Just ten or so miles north, in the mouth of the mighty Dee Estuary, Frank experienced one of his earlier near-death experiences. It happened while trawling onboard his boat Olive alone when, forgetting to put his engine in neutral, he was knocked clean overboard by the boom.
He managed to grab the trawl rope as it was dragged past him and tried pulling himself back to the boat, but the full force of the propeller slipstream was like a millrace against him and his boots were dragging him down.
Olive had six hours of fuel and was heading for Dublin. Exhausted from clinging to the rope and being battered by waves, Frank was beginning to give up hope when, suddenly, he stood up. By some miracle Olive had grounded herself on a submerged sandbank where she was being drowned by the breaking surf.
“At last I got to her,” Frank recalled, “clambered over the side, knocked the engine into neutral, dropped the sail and took my boots off. I hauled up the net and to my surprise, it was filled with highly valuable ray! But I’d had enough fishing for one day.”
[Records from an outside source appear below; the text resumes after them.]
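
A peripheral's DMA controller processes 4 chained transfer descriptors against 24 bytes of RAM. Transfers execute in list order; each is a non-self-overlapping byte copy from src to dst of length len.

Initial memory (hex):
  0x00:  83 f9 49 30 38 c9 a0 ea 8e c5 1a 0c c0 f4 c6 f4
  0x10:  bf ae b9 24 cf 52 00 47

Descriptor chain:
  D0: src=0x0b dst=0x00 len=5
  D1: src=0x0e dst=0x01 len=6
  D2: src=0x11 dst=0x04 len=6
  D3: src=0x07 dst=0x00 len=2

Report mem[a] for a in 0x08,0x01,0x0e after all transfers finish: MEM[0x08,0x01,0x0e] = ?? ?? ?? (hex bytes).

MEM[0x08,0x01,0x0e] = 52 52 c6

D0: mem[0x00..0x04] <- [0c c0 f4 c6 f4]
D1: mem[0x01..0x06] <- [c6 f4 bf ae b9 24]
D2: mem[0x04..0x09] <- [ae b9 24 cf 52 00]
D3: mem[0x00..0x01] <- [cf 52]
query mem[0x08]=0x52, mem[0x01]=0x52, mem[0x0e]=0xc6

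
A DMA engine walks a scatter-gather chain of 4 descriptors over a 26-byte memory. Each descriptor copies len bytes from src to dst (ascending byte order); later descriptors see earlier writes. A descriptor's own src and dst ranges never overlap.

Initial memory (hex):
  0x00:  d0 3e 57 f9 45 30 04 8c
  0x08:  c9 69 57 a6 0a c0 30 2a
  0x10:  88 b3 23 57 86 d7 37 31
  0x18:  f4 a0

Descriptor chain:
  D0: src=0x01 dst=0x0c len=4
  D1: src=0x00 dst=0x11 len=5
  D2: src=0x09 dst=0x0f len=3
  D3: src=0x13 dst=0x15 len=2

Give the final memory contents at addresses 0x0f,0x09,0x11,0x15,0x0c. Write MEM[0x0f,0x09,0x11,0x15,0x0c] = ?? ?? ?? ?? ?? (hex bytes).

MEM[0x0f,0x09,0x11,0x15,0x0c] = 69 69 a6 57 3e

  after D0: wrote 4B at 0x0c = 3e57f945
  after D1: wrote 5B at 0x11 = d03e57f945
  after D2: wrote 3B at 0x0f = 6957a6
  after D3: wrote 2B at 0x15 = 57f9
query mem[0x0f]=0x69, mem[0x09]=0x69, mem[0x11]=0xa6, mem[0x15]=0x57, mem[0x0c]=0x3e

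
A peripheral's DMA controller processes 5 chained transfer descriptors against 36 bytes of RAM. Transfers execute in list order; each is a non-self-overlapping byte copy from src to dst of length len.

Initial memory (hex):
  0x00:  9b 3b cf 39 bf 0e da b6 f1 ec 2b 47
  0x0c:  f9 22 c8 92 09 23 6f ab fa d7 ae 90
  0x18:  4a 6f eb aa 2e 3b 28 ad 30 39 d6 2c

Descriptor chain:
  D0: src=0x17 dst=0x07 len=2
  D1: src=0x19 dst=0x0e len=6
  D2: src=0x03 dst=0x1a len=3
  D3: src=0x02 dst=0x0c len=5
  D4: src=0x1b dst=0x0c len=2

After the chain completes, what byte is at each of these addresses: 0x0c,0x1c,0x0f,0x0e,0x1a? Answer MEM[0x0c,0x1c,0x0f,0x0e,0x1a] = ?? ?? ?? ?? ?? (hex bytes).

MEM[0x0c,0x1c,0x0f,0x0e,0x1a] = bf 0e 0e bf 39

D0: mem[0x07..0x08] <- [90 4a]
D1: mem[0x0e..0x13] <- [6f eb aa 2e 3b 28]
D2: mem[0x1a..0x1c] <- [39 bf 0e]
D3: mem[0x0c..0x10] <- [cf 39 bf 0e da]
D4: mem[0x0c..0x0d] <- [bf 0e]
query mem[0x0c]=0xbf, mem[0x1c]=0x0e, mem[0x0f]=0x0e, mem[0x0e]=0xbf, mem[0x1a]=0x39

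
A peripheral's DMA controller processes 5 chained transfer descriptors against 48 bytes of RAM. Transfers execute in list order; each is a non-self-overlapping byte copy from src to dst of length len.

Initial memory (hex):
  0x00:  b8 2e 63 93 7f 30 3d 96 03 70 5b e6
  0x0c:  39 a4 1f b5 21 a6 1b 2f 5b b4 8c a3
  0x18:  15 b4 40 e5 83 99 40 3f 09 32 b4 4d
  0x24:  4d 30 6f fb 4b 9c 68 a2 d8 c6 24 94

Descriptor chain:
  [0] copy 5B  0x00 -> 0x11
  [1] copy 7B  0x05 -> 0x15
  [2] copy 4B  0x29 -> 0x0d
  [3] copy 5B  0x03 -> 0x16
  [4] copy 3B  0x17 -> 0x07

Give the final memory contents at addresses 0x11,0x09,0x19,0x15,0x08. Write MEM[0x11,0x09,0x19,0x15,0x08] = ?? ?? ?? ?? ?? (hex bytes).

MEM[0x11,0x09,0x19,0x15,0x08] = b8 3d 3d 30 30

#0 dst[0x11+5] := {0xb8,0x2e,0x63,0x93,0x7f}
#1 dst[0x15+7] := {0x30,0x3d,0x96,0x03,0x70,0x5b,0xe6}
#2 dst[0x0d+4] := {0x9c,0x68,0xa2,0xd8}
#3 dst[0x16+5] := {0x93,0x7f,0x30,0x3d,0x96}
#4 dst[0x07+3] := {0x7f,0x30,0x3d}
query mem[0x11]=0xb8, mem[0x09]=0x3d, mem[0x19]=0x3d, mem[0x15]=0x30, mem[0x08]=0x30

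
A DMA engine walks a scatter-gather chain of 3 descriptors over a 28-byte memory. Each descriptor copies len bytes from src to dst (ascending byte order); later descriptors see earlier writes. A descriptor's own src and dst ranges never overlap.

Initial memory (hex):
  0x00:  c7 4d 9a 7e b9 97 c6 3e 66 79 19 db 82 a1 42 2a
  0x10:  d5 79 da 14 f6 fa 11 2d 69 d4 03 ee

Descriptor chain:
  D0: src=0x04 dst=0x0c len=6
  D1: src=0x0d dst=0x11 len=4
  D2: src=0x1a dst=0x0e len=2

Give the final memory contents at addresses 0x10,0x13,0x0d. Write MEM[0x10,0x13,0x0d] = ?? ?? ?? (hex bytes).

D0: mem[0x0c..0x11] <- [b9 97 c6 3e 66 79]
D1: mem[0x11..0x14] <- [97 c6 3e 66]
D2: mem[0x0e..0x0f] <- [03 ee]
query mem[0x10]=0x66, mem[0x13]=0x3e, mem[0x0d]=0x97

MEM[0x10,0x13,0x0d] = 66 3e 97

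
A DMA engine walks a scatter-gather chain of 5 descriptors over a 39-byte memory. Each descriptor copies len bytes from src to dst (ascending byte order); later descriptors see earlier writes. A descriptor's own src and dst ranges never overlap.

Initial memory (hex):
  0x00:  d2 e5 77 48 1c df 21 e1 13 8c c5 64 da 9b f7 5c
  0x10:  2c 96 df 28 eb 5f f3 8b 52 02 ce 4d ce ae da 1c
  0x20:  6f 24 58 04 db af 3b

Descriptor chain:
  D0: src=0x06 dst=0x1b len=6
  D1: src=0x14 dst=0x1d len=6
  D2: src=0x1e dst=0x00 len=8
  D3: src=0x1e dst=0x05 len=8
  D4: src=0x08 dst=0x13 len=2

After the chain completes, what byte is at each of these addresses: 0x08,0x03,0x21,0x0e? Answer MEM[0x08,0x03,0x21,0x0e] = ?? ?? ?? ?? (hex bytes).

MEM[0x08,0x03,0x21,0x0e] = 52 52 52 f7

[0] 0x06->0x1b len=6 : 21 e1 13 8c c5 64
[1] 0x14->0x1d len=6 : eb 5f f3 8b 52 02
[2] 0x1e->0x00 len=8 : 5f f3 8b 52 02 04 db af
[3] 0x1e->0x05 len=8 : 5f f3 8b 52 02 04 db af
[4] 0x08->0x13 len=2 : 52 02
query mem[0x08]=0x52, mem[0x03]=0x52, mem[0x21]=0x52, mem[0x0e]=0xf7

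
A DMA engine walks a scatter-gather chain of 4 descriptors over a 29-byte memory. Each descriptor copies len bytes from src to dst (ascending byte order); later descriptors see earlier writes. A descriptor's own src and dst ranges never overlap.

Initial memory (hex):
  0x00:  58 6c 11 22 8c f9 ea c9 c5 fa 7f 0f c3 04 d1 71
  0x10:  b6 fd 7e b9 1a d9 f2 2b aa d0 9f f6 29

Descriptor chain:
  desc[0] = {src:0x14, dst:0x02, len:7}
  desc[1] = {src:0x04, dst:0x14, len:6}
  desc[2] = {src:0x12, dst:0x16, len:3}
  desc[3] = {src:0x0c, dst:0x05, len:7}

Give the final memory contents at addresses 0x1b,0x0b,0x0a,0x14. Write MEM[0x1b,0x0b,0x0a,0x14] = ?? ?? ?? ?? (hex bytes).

MEM[0x1b,0x0b,0x0a,0x14] = f6 7e fd f2

[0] 0x14->0x02 len=7 : 1a d9 f2 2b aa d0 9f
[1] 0x04->0x14 len=6 : f2 2b aa d0 9f fa
[2] 0x12->0x16 len=3 : 7e b9 f2
[3] 0x0c->0x05 len=7 : c3 04 d1 71 b6 fd 7e
query mem[0x1b]=0xf6, mem[0x0b]=0x7e, mem[0x0a]=0xfd, mem[0x14]=0xf2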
I explore the clearing, nettles stinging my legs and wet earth squelching below my trainers. I run my hand along the poplar’s branches, pressing my fingertips into the bark- inches deep in places- before saying a few words to Frank. It feels natural, talking aloud to no one, and I talk to him as a friend. Pigeons coo in the distance and a pheasant clucks. The wind is increasing. Weather is on the way.
I turn to face southwest where the mountains of Eryri loom moodily, darkened by cloud shadows. Here, in April 1943, Frank flew a fully loaded Halifax to a remote valley to parachute a mangle (a heavy Victorian contraption for squeezing water out of clothes) to his aunt.
Frank’s navigator John Charrott remembered: “We set off up one side of the valley, the mountains rising above us just away from the wing tip, the end of the valley approaching fast… no way are we going to pull up over that… but suddenly the Halifax is tipped violently on its wing, and we seem to scrape the hillside and tear down the other side over Auntie's garden.
“Red light- green light- and the dispatcher pushes the mangle out. We come out safely, climb rapidly to 2,000 feet and watch the parcel drift gently down, landing safely in Auntie's garden.
“Great,” said Frank, “now when we get back, enter this in your logbooks as an air test!”
I sit on the flattest section of trunk and watch. Between the outer branches, Moel Famau is visible, a patchwork of burnt heather guarded by an Iron Age hill fort. It is a sight Frank spent much of his life enjoying as he was born on the Wirral, educated in Mostyn, and retired to Ruthin. The mountain was a focal point of his life.
I leave the bent trees and scale the steep final push to the summit, partridges bursting from the heather and stone chats calling warily. At the summit, staring north straight into the Irish Sea, I picture another of Frank’s daredevil stunts.



Flying a Walrus seaplane in tandem with a submarine, Frank had been invited below deck after the final days’ testing when disaster struck. Emerging from the boozy lunch, he was disturbed to find a strong wind had blown up and the previously flat sea was now a rolling swell.
Rather than be towed, Frank asked the submarine commander to steam his submarine into the wind and ‘bash the seas flat’. He would then chase behind and use its slick to get airborne.
“I throttled after the sub,” Frank remembered, “but could see only water cascading over the top of the fuselage and hissing through all the slits of the cockpit hatch. We roared over the crest of the first swell where I could see the submarine- unpleasantly close. At the bottom of the next swell the sub vanished, but at the top of following one we were airborne!”


I can hear two topless Liverpudlians singing ten German bombers approaching. It’s time to go. I take in one last sweeping vista of north Wales, a deep breath of Irish Sea wind and retreat from the summit, disappearing south into secluded fold of countryside with just partridges and dragonflys for company, no map and no phone battery- just how Frank would have liked it.